Networking might sound like the worst thing in the world sometimes. Starting a chat with strangers is just not it when unaccompanied by a schooner of liquid confidence in a crowded pub. But in reality, it isn’t so bad. After all, there are so many ways to network, you just have to use the methods right for you. Plus, networking is becoming increasingly popular in the job-search processes with a 74% success rate – meaning you’re more likely to land a gig if you do it.

Essentially, networking is a way to meet industry-relevant people and is a key part of building relationships with industry experts. It’s a major tool for career progression and aids in creating long-term relationships as well as new avenues for opportunities. The University of Newcastle Curriculum and Careers Manager Renee Smith says “Networking is important for students as it helps them make connections and build professional relationships. These relationships are often stronger if they are built through support and respect, and the discovery and/or creation of mutual benefits”.

It may seem intimidating to attend a networking event; having to strike up conversations with head honcho’s and CEO’s. That’s just the formal way of doing things, with conventions or conferences dedicated to establishing and building those relationships. However, there are so many non-traditional and informal avenues for networking nowadays. People can connect and network through social media and relevant hashtags, and network-specific sites such as LinkedIn. Finding professionals or start-ups in your career has never been easier so why not try to strike up a conversation, pose a question or a proposal for work? It’s as easy as pressing a couple buttons and you can contact pretty much anyone, anywhere – if you do, remember to be polite but also be memorable. There are hundreds of industry related Facebook groups out there, so search around and get involved!
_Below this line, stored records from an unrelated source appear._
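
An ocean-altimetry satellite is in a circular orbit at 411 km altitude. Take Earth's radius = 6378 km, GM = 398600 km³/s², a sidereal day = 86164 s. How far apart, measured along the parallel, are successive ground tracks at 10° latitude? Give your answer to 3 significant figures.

2550 km

Semi-major axis a = 6378 + 411 = 6789 km. Period T = 2π√(a³/μ) = 2π√(6789³/398600) = 5567.0 s = 92.78 min.
Node shift per orbit = (5567.0/86164) × 360° = 23.26°.
Equatorial spacing = 23.26 × 111.3 km/° = 2589 km.
At 10° latitude, spacing = 2589 × cos(10°) = 2550 km.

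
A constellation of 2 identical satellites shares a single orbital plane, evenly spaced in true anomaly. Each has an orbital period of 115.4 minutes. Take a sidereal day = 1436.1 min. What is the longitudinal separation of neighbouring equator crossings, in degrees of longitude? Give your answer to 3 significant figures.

T = 115.4 min = 6924.0 s.
Single-satellite node shift = (6924.0/86166) × 360° = 28.93°.
With 2 satellites evenly phased, successive equator crossings are 28.93/2 = 14.464° apart.

14.5°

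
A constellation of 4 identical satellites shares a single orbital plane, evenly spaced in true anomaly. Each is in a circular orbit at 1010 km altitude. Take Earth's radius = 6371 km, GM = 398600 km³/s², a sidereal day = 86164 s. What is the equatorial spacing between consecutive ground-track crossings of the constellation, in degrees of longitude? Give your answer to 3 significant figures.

Semi-major axis a = 6371 + 1010 = 7381 km. Period T = 2π√(a³/μ) = 2π√(7381³/398600) = 6310.8 s = 105.18 min.
Single-satellite node shift = (6310.8/86164) × 360° = 26.37°.
With 4 satellites evenly phased, successive equator crossings are 26.37/4 = 6.592° apart.

6.59°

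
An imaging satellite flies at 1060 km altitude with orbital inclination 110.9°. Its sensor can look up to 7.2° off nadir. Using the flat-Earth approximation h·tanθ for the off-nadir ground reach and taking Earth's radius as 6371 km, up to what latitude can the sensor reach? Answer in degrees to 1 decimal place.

70.3°

Retrograde orbit: the ground track reaches ±(180° − i) = ±(180 − 110.9) = ±69.1°.
Sensor half-swath on the ground ≈ 1060·tan(7.2°) = 134 km = 1.20° of latitude.
Maximum observable latitude ≈ 69.1 + 1.20 = 70.3°.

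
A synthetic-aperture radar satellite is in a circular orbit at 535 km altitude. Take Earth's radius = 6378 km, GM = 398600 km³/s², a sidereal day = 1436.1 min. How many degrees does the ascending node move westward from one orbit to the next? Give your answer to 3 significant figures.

23.9°

Semi-major axis a = 6378 + 535 = 6913 km. Period T = 2π√(a³/μ) = 2π√(6913³/398600) = 5720.2 s = 95.34 min.
During one orbit Earth rotates (5720.2 / 86166) × 360° = 23.90°.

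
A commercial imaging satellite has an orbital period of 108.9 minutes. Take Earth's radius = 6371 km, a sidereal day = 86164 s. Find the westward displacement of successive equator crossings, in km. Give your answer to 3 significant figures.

3040 km

T = 108.9 min = 6534.0 s.
During one orbit Earth rotates (6534.0 / 86164) × 360° = 27.30°.
At the equator that is 27.30° × (2π·6371/360) km/° = 27.30 × 111.2 = 3036 km.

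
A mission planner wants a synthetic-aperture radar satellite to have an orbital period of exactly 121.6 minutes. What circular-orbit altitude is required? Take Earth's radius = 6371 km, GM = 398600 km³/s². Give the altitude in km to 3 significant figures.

1760 km

T = 121.6 min = 7296.0 s.
From T = 2π√(a³/μ): a = (μ T²/4π²)^(1/3) = (398600 × 7296.0² / 4π²)^(1/3) = 8130 km.
Altitude h = a − R = 8130 − 6371 = 1759 km.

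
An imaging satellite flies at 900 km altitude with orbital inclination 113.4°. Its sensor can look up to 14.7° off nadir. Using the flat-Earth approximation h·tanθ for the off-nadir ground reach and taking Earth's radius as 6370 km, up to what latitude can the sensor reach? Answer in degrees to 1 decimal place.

68.7°

Retrograde orbit: the ground track reaches ±(180° − i) = ±(180 − 113.4) = ±66.6°.
Sensor half-swath on the ground ≈ 900·tan(14.7°) = 236 km = 2.12° of latitude.
Maximum observable latitude ≈ 66.6 + 2.12 = 68.7°.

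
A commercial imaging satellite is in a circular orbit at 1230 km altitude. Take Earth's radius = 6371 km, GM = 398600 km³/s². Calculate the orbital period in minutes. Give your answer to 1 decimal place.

109.9 min

Semi-major axis a = 6371 + 1230 = 7601 km. Period T = 2π√(a³/μ) = 2π√(7601³/398600) = 6595.0 s = 109.92 min.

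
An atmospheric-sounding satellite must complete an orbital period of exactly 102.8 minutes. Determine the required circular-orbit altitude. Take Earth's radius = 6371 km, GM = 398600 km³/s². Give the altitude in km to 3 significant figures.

898 km

T = 102.8 min = 6168.0 s.
From T = 2π√(a³/μ): a = (μ T²/4π²)^(1/3) = (398600 × 6168.0² / 4π²)^(1/3) = 7269 km.
Altitude h = a − R = 7269 − 6371 = 898 km.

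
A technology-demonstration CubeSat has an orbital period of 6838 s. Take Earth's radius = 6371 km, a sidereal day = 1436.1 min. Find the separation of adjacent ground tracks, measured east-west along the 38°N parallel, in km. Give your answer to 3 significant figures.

Node shift per orbit = (6838.0/86166) × 360° = 28.57°.
Equatorial spacing = 28.57 × 111.2 km/° = 3177 km.
At 38° latitude, spacing = 3177 × cos(38°) = 2503 km.

2500 km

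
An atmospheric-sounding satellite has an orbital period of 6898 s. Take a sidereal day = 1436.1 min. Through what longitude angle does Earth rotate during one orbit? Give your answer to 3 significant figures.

28.8°

During one orbit Earth rotates (6898.0 / 86166) × 360° = 28.82°.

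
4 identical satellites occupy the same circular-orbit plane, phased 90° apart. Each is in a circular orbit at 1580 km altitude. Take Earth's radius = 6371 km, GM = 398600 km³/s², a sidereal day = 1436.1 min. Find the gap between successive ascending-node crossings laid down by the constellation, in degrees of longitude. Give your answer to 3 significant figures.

7.37°

Semi-major axis a = 6371 + 1580 = 7951 km. Period T = 2π√(a³/μ) = 2π√(7951³/398600) = 7055.8 s = 117.60 min.
Single-satellite node shift = (7055.8/86166) × 360° = 29.48°.
With 4 satellites evenly phased, successive equator crossings are 29.48/4 = 7.370° apart.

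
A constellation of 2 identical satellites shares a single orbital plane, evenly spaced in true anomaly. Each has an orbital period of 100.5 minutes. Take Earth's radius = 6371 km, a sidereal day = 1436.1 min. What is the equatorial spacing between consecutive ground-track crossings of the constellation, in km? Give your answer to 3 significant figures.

1400 km

T = 100.5 min = 6030.0 s.
Single-satellite node shift = (6030.0/86166) × 360° = 25.19°.
With 2 satellites evenly phased, successive equator crossings are 25.19/2 = 12.597° apart.
That is 12.597 × 111.2 = 1401 km at the equator.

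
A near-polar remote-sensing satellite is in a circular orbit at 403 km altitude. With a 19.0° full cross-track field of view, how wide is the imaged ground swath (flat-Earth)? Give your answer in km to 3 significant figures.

Half-angle = 19.0°/2 = 9.5°.
Swath width ≈ 2h·tan(θ/2) = 2 × 403 × tan(9.5°) = 134.9 km.

135 km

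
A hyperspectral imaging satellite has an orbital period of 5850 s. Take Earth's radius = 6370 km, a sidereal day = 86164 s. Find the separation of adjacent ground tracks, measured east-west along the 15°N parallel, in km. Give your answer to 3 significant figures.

Node shift per orbit = (5850.0/86164) × 360° = 24.44°.
Equatorial spacing = 24.44 × 111.2 km/° = 2717 km.
At 15° latitude, spacing = 2717 × cos(15°) = 2625 km.

2620 km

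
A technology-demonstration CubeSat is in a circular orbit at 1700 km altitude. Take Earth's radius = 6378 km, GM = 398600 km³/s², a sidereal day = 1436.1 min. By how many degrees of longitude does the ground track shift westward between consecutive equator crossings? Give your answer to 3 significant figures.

Semi-major axis a = 6378 + 1700 = 8078 km. Period T = 2π√(a³/μ) = 2π√(8078³/398600) = 7225.5 s = 120.42 min.
During one orbit Earth rotates (7225.5 / 86166) × 360° = 30.19°.

30.2°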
The important factor to remember when networking is that the relationships you establish aren’t one sided – you must add something to the mix as well, like trading information or offering a unique service, or even having strong employable qualities.
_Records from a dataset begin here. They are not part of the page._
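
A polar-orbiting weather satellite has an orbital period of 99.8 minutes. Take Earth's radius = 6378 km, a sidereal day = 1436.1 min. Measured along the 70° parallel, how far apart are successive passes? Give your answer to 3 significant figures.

952 km

T = 99.8 min = 5988.0 s.
Node shift per orbit = (5988.0/86166) × 360° = 25.02°.
Equatorial spacing = 25.02 × 111.3 km/° = 2785 km.
At 70° latitude, spacing = 2785 × cos(70°) = 952 km.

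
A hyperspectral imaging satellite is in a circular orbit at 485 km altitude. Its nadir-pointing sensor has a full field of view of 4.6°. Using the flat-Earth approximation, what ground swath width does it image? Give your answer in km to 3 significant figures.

Half-angle = 4.6°/2 = 2.3°.
Swath width ≈ 2h·tan(θ/2) = 2 × 485 × tan(2.3°) = 39.0 km.

39.0 km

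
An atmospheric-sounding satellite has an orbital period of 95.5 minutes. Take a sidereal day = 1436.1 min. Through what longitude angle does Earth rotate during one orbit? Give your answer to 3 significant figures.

T = 95.5 min = 5730.0 s.
During one orbit Earth rotates (5730.0 / 86166) × 360° = 23.94°.

23.9°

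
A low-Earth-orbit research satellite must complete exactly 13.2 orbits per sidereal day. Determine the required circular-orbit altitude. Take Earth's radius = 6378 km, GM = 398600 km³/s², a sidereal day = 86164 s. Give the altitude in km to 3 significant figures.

Required period T = 86164 / 13.2 = 6527.6 s.
From T = 2π√(a³/μ): a = (μ T²/4π²)^(1/3) = (398600 × 6527.6² / 4π²)^(1/3) = 7549 km.
Altitude h = a − R = 7549 − 6378 = 1171 km.

1170 km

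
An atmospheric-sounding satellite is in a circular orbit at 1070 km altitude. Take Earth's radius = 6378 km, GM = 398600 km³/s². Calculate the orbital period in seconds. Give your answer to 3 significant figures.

Semi-major axis a = 6378 + 1070 = 7448 km. Period T = 2π√(a³/μ) = 2π√(7448³/398600) = 6396.9 s = 106.62 min.

6400 seconds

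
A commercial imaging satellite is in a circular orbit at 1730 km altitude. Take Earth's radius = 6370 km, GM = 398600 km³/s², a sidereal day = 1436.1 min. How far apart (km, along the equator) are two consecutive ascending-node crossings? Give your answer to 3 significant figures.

Semi-major axis a = 6370 + 1730 = 8100 km. Period T = 2π√(a³/μ) = 2π√(8100³/398600) = 7255.0 s = 120.92 min.
During one orbit Earth rotates (7255.0 / 86166) × 360° = 30.31°.
At the equator that is 30.31° × (2π·6370/360) km/° = 30.31 × 111.2 = 3370 km.

3370 km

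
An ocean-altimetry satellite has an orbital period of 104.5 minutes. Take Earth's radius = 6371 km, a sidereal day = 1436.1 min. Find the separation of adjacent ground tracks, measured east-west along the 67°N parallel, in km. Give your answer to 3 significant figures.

T = 104.5 min = 6270.0 s.
Node shift per orbit = (6270.0/86166) × 360° = 26.20°.
Equatorial spacing = 26.20 × 111.2 km/° = 2913 km.
At 67° latitude, spacing = 2913 × cos(67°) = 1138 km.

1140 km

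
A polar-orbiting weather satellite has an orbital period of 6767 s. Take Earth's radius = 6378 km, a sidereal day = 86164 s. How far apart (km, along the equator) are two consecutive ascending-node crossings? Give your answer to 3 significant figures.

During one orbit Earth rotates (6767.0 / 86164) × 360° = 28.27°.
At the equator that is 28.27° × (2π·6378/360) km/° = 28.27 × 111.3 = 3147 km.

3150 km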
Confidence is key when networking, as you pretty much have to present and pitch yourself to people over and over – but just remember to take it easy. Start with light conversation or an interesting opening topic and build your way up into the nitty gritty stuff. This will give others an impression of your character which is just as valuable in job seeking or building professional relationships. Of course, you might have to deal with impostor syndrome, the constant nagging thoughts that tell you “you don’t know enough, you don’t add any value to the industry” yada, yada…. Ignore it!!!
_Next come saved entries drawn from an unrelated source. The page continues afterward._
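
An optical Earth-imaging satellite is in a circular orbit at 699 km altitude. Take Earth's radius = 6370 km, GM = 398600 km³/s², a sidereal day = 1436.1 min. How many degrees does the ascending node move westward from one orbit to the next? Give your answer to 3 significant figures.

Semi-major axis a = 6370 + 699 = 7069 km. Period T = 2π√(a³/μ) = 2π√(7069³/398600) = 5914.9 s = 98.58 min.
During one orbit Earth rotates (5914.9 / 86166) × 360° = 24.71°.

24.7°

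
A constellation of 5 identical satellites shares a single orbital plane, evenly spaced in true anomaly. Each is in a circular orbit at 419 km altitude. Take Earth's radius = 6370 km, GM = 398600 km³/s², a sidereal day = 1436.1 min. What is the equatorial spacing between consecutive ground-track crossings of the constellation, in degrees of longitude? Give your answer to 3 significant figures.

4.65°

Semi-major axis a = 6370 + 419 = 6789 km. Period T = 2π√(a³/μ) = 2π√(6789³/398600) = 5567.0 s = 92.78 min.
Single-satellite node shift = (5567.0/86166) × 360° = 23.26°.
With 5 satellites evenly phased, successive equator crossings are 23.26/5 = 4.652° apart.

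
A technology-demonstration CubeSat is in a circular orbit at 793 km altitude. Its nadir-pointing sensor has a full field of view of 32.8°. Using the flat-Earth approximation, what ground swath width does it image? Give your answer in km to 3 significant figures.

467 km

Half-angle = 32.8°/2 = 16.4°.
Swath width ≈ 2h·tan(θ/2) = 2 × 793 × tan(16.4°) = 466.8 km.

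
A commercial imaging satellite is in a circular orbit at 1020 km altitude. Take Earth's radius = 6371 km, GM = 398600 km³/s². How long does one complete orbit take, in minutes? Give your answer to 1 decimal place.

Semi-major axis a = 6371 + 1020 = 7391 km. Period T = 2π√(a³/μ) = 2π√(7391³/398600) = 6323.6 s = 105.39 min.

105.4 min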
Everyone has something valuable, be it their attitude, knowledge, social skills, or leadership qualities, you just need to figure out what your strengths are and play to them.

The best part is, networking doesn’t have to be done all at once, or in the same way. Luckily for you, the university holds regular networking events specific for your industry and promotes other course-relevant events that can be used for networking. The university also hosts webinars on topics that will greatly help your networking, with events such as Career Chats, Meet The Employer sessions, and the Employment Expo series. You can find upcoming events in the University Calendar. If you perform better in face-to-face conversations, or in virtual scenarios – this is the match for you.

Before networking, you should at least be a little prepared. Renee suggests doing some research on who you’ll be chatting with, becoming self-aware of the skills you offer, putting together a quick 30 second elevator pitch, and getting your documents ready. It’s always handy to have business cards or resumes on hand so you can provide people with your number and details, plus your previous work experience and specialty areas. But ultimately, the best thing you can have on hand is your personality, so use it to your advantage!

Renee adds a final piece of advice – “My #1 tip for networking is – be yourself. Networking is about having a conversation and letting people know who you are.”

Networking is a surefire way to build great relationships to help further your career, so send someone a message, add that networking event into your calendar, and in the wise words of Doja Cat “Get into it (yuh)”.